Haut-Rhin: 20 ans de réclusion pour un meurtre maquillé en suicide

Ce contenu a été publié le 30 juin 2020 - 18:58
(Keystone-ATS)

La cour d'assises du Haut-Rhin a condamné mardi à 20 ans de réclusion criminelle un homme de 35 ans qui avait étranglé en 2018 sa compagne avec une cordelette, sur fond de consommation de drogues. Le coupable avait ensuite tenté de maquiller le crime en suicide.

Cette peine, prononcée après trois heures de délibéré, est conforme aux réquisitions de l'avocat général Benjamin Coulon à l'encontre du coupable du meurtre en avril 2018 de sa compagne.

"Le discernement de l'accusé était plein et entier (...) et les dosages de drogues n'étaient pas de nature à provoquer une inconscience totale de ses faits et gestes", a estimé la magistrat, s'appuyant sur plusieurs expertises.

L'accusé, qui encourait la réclusion à perpétuité, avait d'abord soutenu que sa compagne s'était pendue avec une ceinture dans leur logement social de Ferrette, un village du sud de l'Alsace, pendant qu'il dormait.

Une version réfutée par les constatations du légiste selon lequel les fines traces sur le cou de la victime étaient incompatibles avec celles qu'aurait pu laisser l'épaisse ceinture. Placé en garde à vue, il avait reconnu les faits, avant de se rétracter pendant les deux années suivantes.

Mais mardi matin, ce polytoxicomane est de nouveau passé aux aveux, reconnaissant avoir serré avec une cordelette le cou de la victime, puis maquillé le crime en suicide par pendaison.
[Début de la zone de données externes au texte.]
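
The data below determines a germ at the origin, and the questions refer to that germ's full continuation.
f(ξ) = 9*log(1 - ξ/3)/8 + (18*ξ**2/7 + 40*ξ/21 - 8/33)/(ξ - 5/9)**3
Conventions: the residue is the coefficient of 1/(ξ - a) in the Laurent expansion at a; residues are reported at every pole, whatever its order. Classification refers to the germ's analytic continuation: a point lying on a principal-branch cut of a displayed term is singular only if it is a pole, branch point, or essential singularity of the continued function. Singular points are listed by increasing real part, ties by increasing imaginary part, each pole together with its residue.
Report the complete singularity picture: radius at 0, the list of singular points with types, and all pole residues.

Radius of convergence at 0: 5/9.
At 5/9: a pole of order 3; residue 18/7.
At 3: a logarithmic branch point.

Denominator factor (ξ - 5/9)^3: pole of order 3 at 5/9, modulus 5/9.
Branch term (9/8)*log(1 - ξ/(3)): its argument vanishes at ξ = 3, a logarithmic branch point, modulus 3.
The radius of convergence is the smallest modulus among the singular points: 5/9.
The branch term is analytic at 5/9 and contributes nothing to the residue; only the rational part matters.
At the order-3 pole 5/9 set g(ξ) = (ξ - (5/9))^3*(rational part) = 18*ξ**2/7 + 40*ξ/21 - 8/33.
Order-3 pole: residue = g''(a)/2; g''(5/9) = 36/7, so the residue is 18/7.
List the singular points by increasing real part (a conjugate pair: the negative imaginary part first).


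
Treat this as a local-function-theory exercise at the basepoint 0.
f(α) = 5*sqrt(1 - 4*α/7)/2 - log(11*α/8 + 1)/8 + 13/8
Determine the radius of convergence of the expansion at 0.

The radius of convergence is 8/11.

Branch term (5/2)*sqrt(1 - α/(7/4)): its argument vanishes at α = 7/4, a square-root branch point, modulus 7/4.
Branch term (-1/8)*log(1 - α/(-8/11)): its argument vanishes at α = -8/11, a logarithmic branch point, modulus 8/11.
The radius of convergence is the smallest modulus among the singular points: 8/11.


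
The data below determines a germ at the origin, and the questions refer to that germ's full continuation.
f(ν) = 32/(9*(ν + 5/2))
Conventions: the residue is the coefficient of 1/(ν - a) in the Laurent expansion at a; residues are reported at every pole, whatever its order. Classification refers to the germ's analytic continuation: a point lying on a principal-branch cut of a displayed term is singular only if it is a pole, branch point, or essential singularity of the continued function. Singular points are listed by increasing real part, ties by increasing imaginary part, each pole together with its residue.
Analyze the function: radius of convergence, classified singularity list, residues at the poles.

Denominator factor (ν + 5/2): pole of order 1 at -5/2, modulus 5/2.
The radius of convergence is the smallest modulus among the singular points: 5/2.
At the order-1 pole -5/2 set g(ν) = (ν - (-5/2))*f(ν) = 32/9.
Simple pole: residue = g(a) at a = -5/2, which is 32/9.

Radius of convergence at 0: 5/2.
At -5/2: a pole of order 1; residue 32/9.


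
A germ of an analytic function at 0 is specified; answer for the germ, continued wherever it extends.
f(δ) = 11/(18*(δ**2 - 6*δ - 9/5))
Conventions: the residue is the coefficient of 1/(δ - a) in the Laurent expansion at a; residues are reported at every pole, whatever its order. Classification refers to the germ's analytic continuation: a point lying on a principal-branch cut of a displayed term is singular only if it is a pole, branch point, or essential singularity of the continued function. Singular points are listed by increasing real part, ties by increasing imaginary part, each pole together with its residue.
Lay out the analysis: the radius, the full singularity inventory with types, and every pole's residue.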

Un drame noué lors d'une dispute alimentée par une consommation excessive de stupéfiants, pour lui comme pour elle.

"Je n'étais pas bien dans ma tête, mais je suis désolé et présente mes excuses à tous ceux à qui j'ai fait du mal", a-t-il lancé aux jurés, tête basse.

Son avocat, Me Jonathan Muré, a plaidé "une profonde altération du comportement" causée par les stupéfiants, avant de tenter d'instiller le doute quant à l'intention homicide: "l'accusé a étranglé sa compagne, mais voulait-il vraiment la tuer?".

La victime était "heureuse d'enfin pouvoir s'afficher publiquement avec un homme. Mais elle n'était pas violente, contrairement à ce monsieur déjà condamné deux fois pour violences avec arme par le passé", a déclaré l'avocate des proches de la victime, Me Axelle Mollet.